Avaliação: Mini Cooper Countryman

Nova geração do Countryman corrige as imperfeições bipolares do seu antecessor

Fotos: Divulgação | Texto: João Anacleto

Maior Mini já feito o novo Countryman sai do meio do caminho entre ser um Mini, legítimo, e um SUV. Rebelado, ele manda as origens às favas sem que aparentemente seja, mesmo, um revoltado. A geração anterior era o pior dos dois mundos. Não era espaçosa como um SUV deve ser, mas devolvia as imperfeições do asfalto com a mesma força que um Mini Cooper devolve. Apesar do relativo sucesso, estava claro que havia algo errado.

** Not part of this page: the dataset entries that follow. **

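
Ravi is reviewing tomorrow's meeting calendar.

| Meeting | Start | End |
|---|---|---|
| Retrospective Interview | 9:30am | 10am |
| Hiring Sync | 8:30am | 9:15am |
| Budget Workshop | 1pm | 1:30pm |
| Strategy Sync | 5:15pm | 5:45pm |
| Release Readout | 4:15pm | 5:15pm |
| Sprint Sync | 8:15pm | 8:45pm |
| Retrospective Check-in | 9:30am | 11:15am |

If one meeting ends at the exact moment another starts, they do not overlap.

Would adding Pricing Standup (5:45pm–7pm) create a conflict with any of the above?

No — it doesn't clash with anything

Hiring Sync: ends 9:15am at or before Pricing Standup starts 5:45pm → clear.
Retrospective Check-in: ends 11:15am at or before Pricing Standup starts 5:45pm → clear.
Retrospective Interview: ends 10am at or before Pricing Standup starts 5:45pm → clear.
Budget Workshop: ends 1:30pm at or before Pricing Standup starts 5:45pm → clear.
Release Readout: ends 5:15pm at or before Pricing Standup starts 5:45pm → clear.
Strategy Sync: ends 5:45pm at or before Pricing Standup starts 5:45pm → clear.
Sprint Sync: starts 8:15pm at or after Pricing Standup ends 7pm → clear.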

A nova geração corrige tudo isso, mesmo na versão mais barata, a Cooper de R$ 144.950 que traz o inédito – para o Countryman – motor 1.5 turbo de 136 cv. Ele é 20 cm maior do que antes, ganhos em parte pelo entre-eixos que passou de 2,59 m para 2,67. A largura também aumentou em 3 cm e ele ficou 1 cm mais baixo. Mas tais medidas extras, vistas de fora, são pouco contundentes. Isso é fruto de um desenho icônico que não permite o Countryman se descolar da origem.

MINA TERRESTRE

Mini Countryman

Lá dentro, a sensação é parecida. À exceção do velocímetro que veio para trás do volante e saiu do console central, agora reservado exclusivamente para a central multimídia com tela de 6,5’’, tudo é semelhante, mas agora você se sente menor. A posição de dirigir melhorou bastante, consegue ficar em uma mais baixo sem achar que o painel está alto demais como antes. Há ajustes elétricos de série para o motorista, mas a forração de couro é um opcional de R$ 5 mil na versão.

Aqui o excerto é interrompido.